Não seriam a Renamo e Dhlakama duas
excepções! Sucede, porém, que se o líder da Renamo percebe da Constituição,
levanta várias questões: encabeça homens armados quer em Sadjunjira quer em
Marínguè e, provavelmente, em outras zonas do território moçambicano. É legal?
Esses ou outros (homens) mataram pessoas este ano e destruíram bens.
Qualquer constitucionalista saberia que
isso é contrário à lei. Complicadíssimo é mesmo compreender Afonso Dhlakama e a
Renamo. Querem socorrer-se da Constituição e outras leis, mas simultaneamente
não respeitam as leis e não querem que na discussão se usem instrumentos
legais. A Constituição só vale quando convém às suas figuras e organização? O
que está a acontecer em Moçambique?
Em parte, pessoas desavindas com outras,
mas representando um número pequeno em relação aos vinte e poucos milhões de
moçambicanos, atiçam o fogo ou por pura vingança pelas ambições não satisfeitas
ou simplesmente esperam tirar dividendos em caso de caos. E os porquês de
estarem desavindas, que se saiba publicamente, em alguns casos, parece coisa
pequena, como seria o facto de um alguém ter sido impedido, por um pequeno
grupo, de usar um trapo! Não é mesquinhez, olhando para as mortes de pessoas
nas estradas? Dhlakama nega sair de Sadjunjira porque, tal como disse, o
caminho está fechado.
Não explica, no entanto, como o seu
secretário-geral, Manuel Bissopo, sai e entra à semelhança de outros quadros da
Renamo, parte dos quais vive na cidade de Maputo, longe das ameaças de guerra.
Bissopo esteve na Beira no dia 4 de Outubro, com dísticos ameaçando não haver
eleições sem a Renamo.
Semana passada, o porta-voz da Renamo,
Fernando Mazanga, falou de homens e armas para defender o povo. O que se dizia,
antes, e importantes figuras religiosas, durante muito tempo, defenderem-no à
luz do AGP, é que tais homens (e eventualmente armas) constituíam a guarda de
Afonso Dhlakama. Mas, hoje, Mazanga surge com uma nova versão.

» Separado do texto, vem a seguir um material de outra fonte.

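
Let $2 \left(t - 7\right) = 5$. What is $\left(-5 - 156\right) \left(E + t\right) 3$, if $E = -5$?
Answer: $- \frac{4347}{2} \approx -2173.5$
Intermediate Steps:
$t = \frac{19}{2}$ ($t = 7 + \frac{1}{2} \cdot 5 = 7 + \frac{5}{2} = \frac{19}{2} \approx 9.5$)
$\left(-5 - 156\right) \left(E + t\right) 3 = \left(-5 - 156\right) \left(-5 + \frac{19}{2}\right) 3 = - 161 \cdot \frac{9}{2} \cdot 3 = \left(-161\right) \frac{27}{2} = - \frac{4347}{2}$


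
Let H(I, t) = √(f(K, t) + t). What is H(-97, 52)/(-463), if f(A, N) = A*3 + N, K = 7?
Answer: -5*√5/463 ≈ -0.024148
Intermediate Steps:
f(A, N) = N + 3*A (f(A, N) = 3*A + N = N + 3*A)
H(I, t) = √(21 + 2*t) (H(I, t) = √((t + 3*7) + t) = √((t + 21) + t) = √((21 + t) + t) = √(21 + 2*t))
H(-97, 52)/(-463) = √(21 + 2*52)/(-463) = √(21 + 104)*(-1/463) = √125*(-1/463) = (5*√5)*(-1/463) = -5*√5/463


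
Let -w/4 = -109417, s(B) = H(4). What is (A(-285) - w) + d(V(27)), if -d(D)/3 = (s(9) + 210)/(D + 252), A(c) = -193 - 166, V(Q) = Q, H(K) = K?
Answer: -40736725/93 ≈ -4.3803e+5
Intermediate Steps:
A(c) = -359
s(B) = 4
w = 437668 (w = -4*(-109417) = 437668)
d(D) = -642/(252 + D) (d(D) = -3*(4 + 210)/(D + 252) = -642/(252 + D))
(A(-285) - w) + d(V(27)) = (-359 - 1*437668) - 642/(252 + 27) = (-359 - 437668) - 642/279 = -438027 - 642*1/279 = -438027 - 214/93 = -40736725/93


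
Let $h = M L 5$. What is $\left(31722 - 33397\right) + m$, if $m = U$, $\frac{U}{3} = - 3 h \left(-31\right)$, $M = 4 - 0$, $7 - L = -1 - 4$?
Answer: $65285$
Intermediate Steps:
$L = 12$ ($L = 7 - \left(-1 - 4\right) = 7 - -5 = 7 + 5 = 12$)
$M = 4$ ($M = 4 + 0 = 4$)
$h = 240$ ($h = 4 \cdot 12 \cdot 5 = 48 \cdot 5 = 240$)
$U = 66960$ ($U = 3 \left(-3\right) 240 \left(-31\right) = 3 \left(\left(-720\right) \left(-31\right)\right) = 3 \cdot 22320 = 66960$)
$m = 66960$
$\left(31722 - 33397\right) + m = \left(31722 - 33397\right) + 66960 = -1675 + 66960 = 65285$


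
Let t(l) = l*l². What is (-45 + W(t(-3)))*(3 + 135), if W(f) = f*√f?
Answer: -6210 - 11178*I*√3 ≈ -6210.0 - 19361.0*I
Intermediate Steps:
t(l) = l³
W(f) = f^(3/2)
(-45 + W(t(-3)))*(3 + 135) = (-45 + ((-3)³)^(3/2))*(3 + 135) = (-45 + (-27)^(3/2))*138 = (-45 - 81*I*√3)*138 = -6210 - 11178*I*√3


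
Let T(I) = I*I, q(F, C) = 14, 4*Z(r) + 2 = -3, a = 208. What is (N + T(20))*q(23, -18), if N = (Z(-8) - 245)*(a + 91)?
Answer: -2050405/2 ≈ -1.0252e+6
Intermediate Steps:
Z(r) = -5/4 (Z(r) = -½ + (¼)*(-3) = -½ - ¾ = -5/4)
T(I) = I²
N = -294515/4 (N = (-5/4 - 245)*(208 + 91) = -985/4*299 = -294515/4 ≈ -73629.)
(N + T(20))*q(23, -18) = (-294515/4 + 20²)*14 = (-294515/4 + 400)*14 = -292915/4*14 = -2050405/2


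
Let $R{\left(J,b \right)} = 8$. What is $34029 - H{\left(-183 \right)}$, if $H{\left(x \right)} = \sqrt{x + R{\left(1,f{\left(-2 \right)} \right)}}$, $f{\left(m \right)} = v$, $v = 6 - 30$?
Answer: $34029 - 5 i \sqrt{7} \approx 34029.0 - 13.229 i$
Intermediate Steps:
$v = -24$ ($v = 6 - 30 = -24$)
$f{\left(m \right)} = -24$
$H{\left(x \right)} = \sqrt{8 + x}$ ($H{\left(x \right)} = \sqrt{x + 8} = \sqrt{8 + x}$)
$34029 - H{\left(-183 \right)} = 34029 - \sqrt{8 - 183} = 34029 - \sqrt{-175} = 34029 - 5 i \sqrt{7}$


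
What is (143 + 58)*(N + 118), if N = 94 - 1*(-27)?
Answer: 48039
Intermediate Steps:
N = 121 (N = 94 + 27 = 121)
(143 + 58)*(N + 118) = (143 + 58)*(121 + 118) = 201*239 = 48039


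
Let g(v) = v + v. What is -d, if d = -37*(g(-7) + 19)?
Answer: 185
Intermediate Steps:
g(v) = 2*v
d = -185 (d = -37*(2*(-7) + 19) = -37*(-14 + 19) = -37*5 = -185)
-d = -1*(-185) = 185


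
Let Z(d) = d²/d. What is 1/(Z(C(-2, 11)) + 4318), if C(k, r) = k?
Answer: 1/4316 ≈ 0.00023170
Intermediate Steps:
Z(d) = d
1/(Z(C(-2, 11)) + 4318) = 1/(-2 + 4318) = 1/4316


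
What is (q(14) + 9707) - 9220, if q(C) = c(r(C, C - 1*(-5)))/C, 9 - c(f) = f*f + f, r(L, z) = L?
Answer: 6617/14 ≈ 472.64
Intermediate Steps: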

É mesmo difícil compreender a
organização de Dhlakama. Mesmo a explicação dada para o ataque ao posto
policial em Muxúnguè, no tal “desenrasquem-se” ordenado por Afonso Dhlakama,
não colhe. Se é guarda de Afonso Dhlakama, tem de estar a guarnecê-lo e não a
protagonizar ataques à mão armada, seja qual for o alvo. E falar em nome do
povo torna-se desprestigiante. Qual é o povo defendido, a ser morto? A não ser
que a Renamo soubesse distinguir, entre as suas vítimas, dois povos
moçambicanos.
Ninguém dá importância a Afonso
Dhlakama? Penso que tem sido acarinhado e tolerado. É membro do Conselho de
Estado, mas não quer saber deste órgão para nada. Quando convoca conferência de
imprensa em Sadjunjira, os jornalistas lá vão a correr.

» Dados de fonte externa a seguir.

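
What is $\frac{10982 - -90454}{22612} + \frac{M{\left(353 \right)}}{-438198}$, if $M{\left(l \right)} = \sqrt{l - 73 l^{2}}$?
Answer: $\frac{25359}{5653} - \frac{i \sqrt{2274026}}{219099} \approx 4.4859 - 0.0068827 i$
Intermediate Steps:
$\frac{10982 - -90454}{22612} + \frac{M{\left(353 \right)}}{-438198} = \frac{10982 - -90454}{22612} + \frac{\sqrt{353 \left(1 - 25769\right)}}{-438198} = \left(10982 + 90454\right) \frac{1}{22612} + \sqrt{353 \left(1 - 25769\right)} \left(- \frac{1}{438198}\right) = 101436 \cdot \frac{1}{22612} + \sqrt{353 \left(-25768\right)} \left(- \frac{1}{438198}\right) = \frac{25359}{5653} + \sqrt{-9096104} \left(- \frac{1}{438198}\right) = \frac{25359}{5653} + 2 i \sqrt{2274026} \left(- \frac{1}{438198}\right) = \frac{25359}{5653} - \frac{i \sqrt{2274026}}{219099}$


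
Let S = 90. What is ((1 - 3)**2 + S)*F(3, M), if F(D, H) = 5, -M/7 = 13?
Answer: 470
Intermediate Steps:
M = -91 (M = -7*13 = -91)
((1 - 3)**2 + S)*F(3, M) = ((1 - 3)**2 + 90)*5 = ((-2)**2 + 90)*5 = (4 + 90)*5 = 94*5 = 470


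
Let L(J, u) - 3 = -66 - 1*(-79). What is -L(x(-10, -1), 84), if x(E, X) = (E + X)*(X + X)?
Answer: -16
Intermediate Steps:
x(E, X) = 2*X*(E + X) (x(E, X) = (E + X)*(2*X) = 2*X*(E + X))
L(J, u) = 16 (L(J, u) = 3 + (-66 - 1*(-79)) = 3 + (-66 + 79) = 3 + 13 = 16)
-L(x(-10, -1), 84) = -1*16 = -16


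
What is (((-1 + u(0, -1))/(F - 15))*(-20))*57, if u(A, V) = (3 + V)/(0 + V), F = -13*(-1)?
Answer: -1710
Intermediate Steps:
F = 13
u(A, V) = (3 + V)/V
(((-1 + u(0, -1))/(F - 15))*(-20))*57 = (((-1 + (3 - 1)/(-1))/(13 - 15))*(-20))*57 = (((-1 - 1*2)/(-2))*(-20))*57 = (((-1 - 2)*(-1/2))*(-20))*57 = (-3*(-1/2)*(-20))*57 = ((3/2)*(-20))*57 = -30*57 = -1710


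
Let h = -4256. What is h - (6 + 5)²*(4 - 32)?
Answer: -868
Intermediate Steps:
h - (6 + 5)²*(4 - 32) = -4256 - (6 + 5)²*(4 - 32) = -4256 - 11²*(-28) = -4256 - 121*(-28) = -4256 - 1*(-3388) = -4256 + 3388 = -868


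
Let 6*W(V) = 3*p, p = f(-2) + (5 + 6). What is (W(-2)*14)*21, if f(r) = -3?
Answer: 1176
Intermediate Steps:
p = 8 (p = -3 + (5 + 6) = -3 + 11 = 8)
W(V) = 4 (W(V) = (3*8)/6 = (⅙)*24 = 4)
(W(-2)*14)*21 = (4*14)*21 = 56*21 = 1176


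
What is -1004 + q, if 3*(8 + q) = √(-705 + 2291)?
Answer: -1012 + √1586/3 ≈ -998.72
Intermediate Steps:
q = -8 + √1586/3 (q = -8 + √(-705 + 2291)/3 = -8 + √1586/3 ≈ 5.2749)
-1004 + q = -1004 + (-8 + √1586/3) = -1012 + √1586/3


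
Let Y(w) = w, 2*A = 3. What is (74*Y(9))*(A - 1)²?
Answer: 333/2 ≈ 166.50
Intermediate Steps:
A = 3/2 (A = (½)*3 = 3/2 ≈ 1.5000)
(74*Y(9))*(A - 1)² = (74*9)*(3/2 - 1)² = 666*(½)² = 666*(¼) = 333/2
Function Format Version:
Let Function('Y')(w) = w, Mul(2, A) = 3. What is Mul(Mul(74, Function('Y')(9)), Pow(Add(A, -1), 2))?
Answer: Rational(333, 2) ≈ 166.50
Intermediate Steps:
A = Rational(3, 2) (A = Mul(Rational(1, 2), 3) = Rational(3, 2) ≈ 1.5000)
Mul(Mul(74, Function('Y')(9)), Pow(Add(A, -1), 2)) = Mul(Mul(74, 9), Pow(Add(Rational(3, 2), -1), 2)) = Mul(666, Pow(Rational(1, 2), 2)) = Mul(666, Rational(1, 4)) = Rational(333, 2)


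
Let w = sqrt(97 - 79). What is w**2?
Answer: 18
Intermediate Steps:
w = 3*sqrt(2) (w = sqrt(18) = 3*sqrt(2) ≈ 4.2426)
w**2 = (3*sqrt(2))**2 = 18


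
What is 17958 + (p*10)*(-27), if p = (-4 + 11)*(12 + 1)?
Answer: -6612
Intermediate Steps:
p = 91 (p = 7*13 = 91)
17958 + (p*10)*(-27) = 17958 + (91*10)*(-27) = 17958 + 910*(-27) = 17958 - 24570 = -6612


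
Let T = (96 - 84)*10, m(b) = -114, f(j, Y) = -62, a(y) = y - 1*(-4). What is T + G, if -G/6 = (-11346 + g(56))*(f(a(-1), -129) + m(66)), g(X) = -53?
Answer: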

O antigo Presidente da República até já
lhe propôs um salário/pensão, apesar de não participar na cerimónia de sua
investidura. Requereu propriedades para exploração de recursos minerais,
foram-lhe concedidos, e é o único, à margem da lei, com homens armados a
circular a seu bel-prazer.
Não se pretende dizer que tanto a Renamo
como o seu presidente não façam reivindicações, mas que, sim, não usem o “vale
tudo”, a exemplo de matar! E sobretudo o seu saber os torne politicamente
fortes e não façam o que, por provável falta de boa leitura política, ocorreu
depois da existência da coligação Renamo-União Eleitoral (RUE).
O que aconteceu com a RUE? Simplesmente,
a Renamo entendeu que o relativo sucesso obtido se devia unicamente à sua
imagem política e do seu líder. Não compreendeu o jogo de dar e receber na sua
reciprocidade plena. Hoje não governa em nenhum município e tem o mais reduzido
número de deputados na AR, desde as históricas eleições de 1994.

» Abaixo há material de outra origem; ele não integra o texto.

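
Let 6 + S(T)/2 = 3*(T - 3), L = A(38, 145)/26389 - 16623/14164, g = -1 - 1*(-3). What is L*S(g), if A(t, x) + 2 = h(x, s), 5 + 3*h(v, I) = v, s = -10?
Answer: 3942285195/186886898 ≈ 21.094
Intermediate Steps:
h(v, I) = -5/3 + v/3
A(t, x) = -11/3 + x/3 (A(t, x) = -2 + (-5/3 + x/3) = -11/3 + x/3)
g = 2 (g = -1 + 3 = 2)
L = -1314095065/1121321388 (L = (-11/3 + (1/3)*145)/26389 - 16623/14164 = (-11/3 + 145/3)*(1/26389) - 16623*1/14164 = (134/3)*(1/26389) - 16623/14164 = 134/79167 - 16623/14164 = -1314095065/1121321388 ≈ -1.1719)
S(T) = -30 + 6*T (S(T) = -12 + 2*(3*(T - 3)) = -12 + 2*(3*(-3 + T)) = -12 + 2*(-9 + 3*T) = -12 + (-18 + 6*T) = -30 + 6*T)
L*S(g) = -1314095065*(-30 + 6*2)/1121321388 = -1314095065*(-30 + 12)/1121321388 = -1314095065/1121321388*(-18) = 3942285195/186886898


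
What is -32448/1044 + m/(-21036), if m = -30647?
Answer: -6023895/203348 ≈ -29.624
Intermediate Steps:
-32448/1044 + m/(-21036) = -32448/1044 - 30647/(-21036) = -32448*1/1044 - 30647*(-1/21036) = -2704/87 + 30647/21036 = -6023895/203348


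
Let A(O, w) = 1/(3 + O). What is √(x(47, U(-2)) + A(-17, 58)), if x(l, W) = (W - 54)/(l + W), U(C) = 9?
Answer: I*√14/4 ≈ 0.93541*I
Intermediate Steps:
x(l, W) = (-54 + W)/(W + l)
√(x(47, U(-2)) + A(-17, 58)) = √((-54 + 9)/(9 + 47) + 1/(3 - 17)) = √(-45/56 + 1/(-14)) = √((1/56)*(-45) - 1/14) = √(-45/56 - 1/14) = √(-7/8) = I*√14/4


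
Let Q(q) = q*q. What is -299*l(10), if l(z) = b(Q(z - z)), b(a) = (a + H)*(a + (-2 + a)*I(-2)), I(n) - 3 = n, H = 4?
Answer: 2392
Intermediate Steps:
I(n) = 3 + n
Q(q) = q**2
b(a) = (-2 + 2*a)*(4 + a) (b(a) = (a + 4)*(a + (-2 + a)*(3 - 2)) = (4 + a)*(a + (-2 + a)*1) = (4 + a)*(a + (-2 + a)) = (4 + a)*(-2 + 2*a) = (-2 + 2*a)*(4 + a))
l(z) = -8 (l(z) = -8 + 2*((z - z)**2)**2 + 6*(z - z)**2 = -8 + 2*(0**2)**2 + 6*0**2 = -8 + 2*0**2 + 6*0 = -8 + 2*0 + 0 = -8 + 0 + 0 = -8)
-299*l(10) = -299*(-8) = 2392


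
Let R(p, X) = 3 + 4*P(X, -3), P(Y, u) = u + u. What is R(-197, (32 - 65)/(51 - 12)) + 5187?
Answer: 5166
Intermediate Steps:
P(Y, u) = 2*u
R(p, X) = -21 (R(p, X) = 3 + 4*(2*(-3)) = 3 + 4*(-6) = 3 - 24 = -21)
R(-197, (32 - 65)/(51 - 12)) + 5187 = -21 + 5187 = 5166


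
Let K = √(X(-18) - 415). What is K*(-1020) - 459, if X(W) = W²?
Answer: -459 - 1020*I*√91 ≈ -459.0 - 9730.2*I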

Se vingarem as autárquicas de 20 de
Novembro, não estará representado em nenhuma Assembleia Municipal. Falhas de
cálculo?! Dhlakama deveria consultar outros constitucionalistas. A Renamo
deveria consultar outros constitucionalistas, para se juntarem ao saber
constitucional do seu líder. E a via das leis é a melhor (e legal)
relativamente à armada.
“In” Diário de Moçambique, 16 de Outubro
de 2013
PS:
Jornalistas que estiveram com Dhlakama em
Sadjunjira, recordam-se da primeira justificação do líder da Renamo, para não
se encontrar com o Presidente da República? Que eles (os jornalistas) seriam os
primeiros a escrever que Afonso Dhlakama recebe dinheiro da Frelimo.
Por isso optou por
constituir a sua equipa para dialogar com o Governo.
Se os moçambicanos
adivinhassem teriam pedido, mas provavelmente sem sucesso, em nome da paz, que
os jornalistas não escrevessem que Dhlakama recebe dinheiro da Frelimo. Talvez
ninguém morresse ou seu sangue derramasse.
Mas ainda isso me
recorda uma entrevista que li, por acaso, atribuída a Ericino de Salema, em que
este perguntava a Dhlakama quanto recebe? Eis excertos dessa entrevista:
Dhlakama nega revelar quanto
ganha
Pergunta (P): A Renamo recebe 3.2 milhões de
meticais/mês e o estudo diz que a gestão financeira no seu partido é ultra-deficiente.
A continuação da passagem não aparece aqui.